見出し画像

記憶に残る活発なディスカッション。ボリビアへ講師として渡って

「私を変えたあの時、あの場所」

~ Vol.45 ボリビア/サン・シモン大学

東京大学の先生方から海外経験談をお聞きする本コーナー。

今回は成田 大樹先生に、ボリビアのコチャバンバにある大学で教壇に立たれたご経験についてお伺いしました。取り上げた場所については こちら から。


ボリビアの大学で集中講義の講師を務めることに

——ボリビアで講師をされたことがあるとのことですが、その経緯からお伺いしてもよいでしょうか。

成田先生: 当時ドイツの研究所でポスドク研究員として働いていたのですが、その後のキャリアのためにも教育経験をもう少し積みたいと考えていたところでした。そんな中、研究所のボリビア人の同僚からサン・シモン大学の経済・開発修士プログラム(Maestría En Economía y Desarrollo)が集中講義の講師を探している話を聞き、同プログラムで環境資源経済学を教えることになりました。私自身はスペイン語を話せないのですが、授業では通訳が付き、私の英語での講義を通訳がスペイン語に同時通訳するという形で講義を行いました。
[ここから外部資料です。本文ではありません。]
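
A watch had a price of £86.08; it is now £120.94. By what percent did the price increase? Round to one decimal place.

Change: £120.94 − £86.08 = £34.86.
Relative to the original: £34.86 ÷ £86.08 ≈ 40.5%.
So the price increased by 40.5%.

40.5%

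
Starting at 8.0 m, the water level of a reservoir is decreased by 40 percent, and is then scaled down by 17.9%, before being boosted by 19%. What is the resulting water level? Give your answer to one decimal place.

Each change multiplies by a factor: 0.6 × 0.821 × 1.19 = 0.586194.
8.0 × 0.586194 = 4.689552 ≈ 4.7.

4.7 m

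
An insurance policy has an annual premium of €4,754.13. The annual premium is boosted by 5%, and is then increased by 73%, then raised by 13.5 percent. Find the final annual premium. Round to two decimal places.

€9,801.72

Each change multiplies by a factor: 1.05 × 1.73 × 1.135 = 2.0617275.
€4,754.13 × 2.0617275 = €9801.720559575 ≈ €9,801.72.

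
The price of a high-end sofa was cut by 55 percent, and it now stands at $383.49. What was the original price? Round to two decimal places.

The overall multiplier applied was 0.45.
So the original price was $383.49 ÷ 0.45 = $852.20.

$852.20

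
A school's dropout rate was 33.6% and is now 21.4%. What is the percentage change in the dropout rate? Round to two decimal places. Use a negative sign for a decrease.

The change is 21.4 − 33.6 = -12.2 percentage points.
Relative to the original 33.6%, that is -12.2 ÷ 33.6 ≈ -36.31%.

-36.31%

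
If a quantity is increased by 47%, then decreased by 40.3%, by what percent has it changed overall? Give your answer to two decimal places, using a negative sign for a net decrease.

-12.24%

A 47% increase multiplies by 1.47.
Then a 40.3% decrease: 1.47 × 0.597 = 0.87759.
Overall factor 0.87759, i.e. -12.24%.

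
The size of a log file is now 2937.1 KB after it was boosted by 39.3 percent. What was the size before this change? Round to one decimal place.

The overall multiplier applied was 1.393.
So the original size was 2937.1 ÷ 1.393 ≈ 2108.5 KB.

2108.5 KB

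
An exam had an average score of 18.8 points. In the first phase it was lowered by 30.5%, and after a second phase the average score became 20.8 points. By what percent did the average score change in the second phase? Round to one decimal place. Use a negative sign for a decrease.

59.2%

After the first phase: 18.8 × 0.695 = 13.066.
Second-phase multiplier: 20.8 ÷ 13.066 ≈ 1.59192.
That is a change of 59.2%.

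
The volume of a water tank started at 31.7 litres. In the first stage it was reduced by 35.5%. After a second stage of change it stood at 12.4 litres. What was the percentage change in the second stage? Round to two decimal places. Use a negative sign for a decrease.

-39.35%

After the first stage: 31.7 × 0.645 = 20.4465.
Second-stage multiplier: 12.4 ÷ 20.4465 ≈ 0.606461.
That is a change of -39.35%.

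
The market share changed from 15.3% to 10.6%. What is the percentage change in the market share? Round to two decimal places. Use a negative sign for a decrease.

The change is 10.6 − 15.3 = -4.7 percentage points.
Relative to the original 15.3%, that is -4.7 ÷ 15.3 ≈ -30.72%.

-30.72%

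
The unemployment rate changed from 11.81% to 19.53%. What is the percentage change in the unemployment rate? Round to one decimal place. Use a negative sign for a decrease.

The change is 19.53 − 11.81 = 7.72 percentage points.
Relative to the original 11.81%, that is 7.72 ÷ 11.81 ≈ 65.4%.

65.4%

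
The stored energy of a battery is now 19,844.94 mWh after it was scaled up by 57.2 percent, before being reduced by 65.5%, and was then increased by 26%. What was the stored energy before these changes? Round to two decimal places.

29,040.74 mWh

Undoing the 26% increase: 19,844.94 ÷ 1.26 ≈ 15749.952381.
Undoing the 65.5% decrease: 15749.952381 ÷ 0.345 ≈ 45652.035887.
Undoing the 57.2% increase: 45652.035887 ÷ 1.572 ≈ 29,040.74 mWh.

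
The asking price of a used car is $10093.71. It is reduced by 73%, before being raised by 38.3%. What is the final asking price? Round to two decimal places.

$3769.09

Each change multiplies by a factor: 0.27 × 1.383 = 0.37341.
$10093.71 × 0.37341 = $3769.0922511 ≈ $3769.09.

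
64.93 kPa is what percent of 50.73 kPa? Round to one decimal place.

64.93 kPa ÷ 50.73 kPa ≈ 128.0%.

128.0%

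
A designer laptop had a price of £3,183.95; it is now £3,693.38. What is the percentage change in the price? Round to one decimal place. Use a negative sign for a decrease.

16.0%

Change: £3,693.38 − £3,183.95 = £509.43.
Relative to the original: £509.43 ÷ £3,183.95 ≈ 16.0%.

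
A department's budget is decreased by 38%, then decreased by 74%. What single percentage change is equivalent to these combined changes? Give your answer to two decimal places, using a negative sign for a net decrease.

-83.88%

A 38% decrease multiplies by 0.62.
Then a 74% decrease: 0.62 × 0.26 = 0.1612.
Overall factor 0.1612, i.e. -83.88%.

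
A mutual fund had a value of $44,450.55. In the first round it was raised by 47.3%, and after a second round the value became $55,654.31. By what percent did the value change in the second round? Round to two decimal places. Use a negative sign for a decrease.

After the first round: $44,450.55 × 1.473 = $65475.66015.
Second-round multiplier: $55,654.31 ÷ $65475.66015 ≈ 0.85.
That is a change of -15.00%.

-15.00%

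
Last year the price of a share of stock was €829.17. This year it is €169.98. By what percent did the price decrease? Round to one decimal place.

Change: €169.98 − €829.17 = -€659.19.
Relative to the original: -€659.19 ÷ €829.17 ≈ -79.5%.
So the price decreased by 79.5%.

79.5%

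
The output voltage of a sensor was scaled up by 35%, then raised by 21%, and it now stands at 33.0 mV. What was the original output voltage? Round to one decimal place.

20.2 mV

The overall multiplier applied was 1.35 × 1.21 = 1.6335.
So the original output voltage was 33.0 ÷ 1.6335 ≈ 20.2 mV.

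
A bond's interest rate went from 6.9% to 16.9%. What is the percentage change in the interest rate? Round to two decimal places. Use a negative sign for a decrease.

The change is 16.9 − 6.9 = 10.0 percentage points.
Relative to the original 6.9%, that is 10.0 ÷ 6.9 ≈ 144.93%.

144.93%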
社会問題への関心の高さ。講義では毎回、活発なディスカッションが

——同僚にボリビアの方がいらっしゃったことから、プログラムに参加されたのですね。現地に行かれて、印象的だったことはどんなことですか?

成田先生: ボリビアは後にも述べるように様々な魅力がある国であり滞在も楽しいものであったのですが、一つ非常に驚いたのは当地の時間感覚です。大学での初日の講義の際、教室で準備をして待っていたのですが、授業開始時刻になっても学生が誰も来ず教室は空っぽでうろたえたのを覚えています。通訳の方に聞くと「しばらく待っていれば来るから焦らなくて良い」というような趣旨のことを言われ、実際に15分くらい待っていると何事もなかったように徐々に学生が集まり始めました(!)。授業だけでなく大学の運営事務もゆっくりで、そもそも私が集中講義を行うことについても、初め2011年の秋に話をもらっていたのですが延期に延期が重なり、実現したのは2013年の2月となったという次第でした。しかしそのようなのんびりとしたペースでも物事は回るものだというのがわかったのは新たな発見でした。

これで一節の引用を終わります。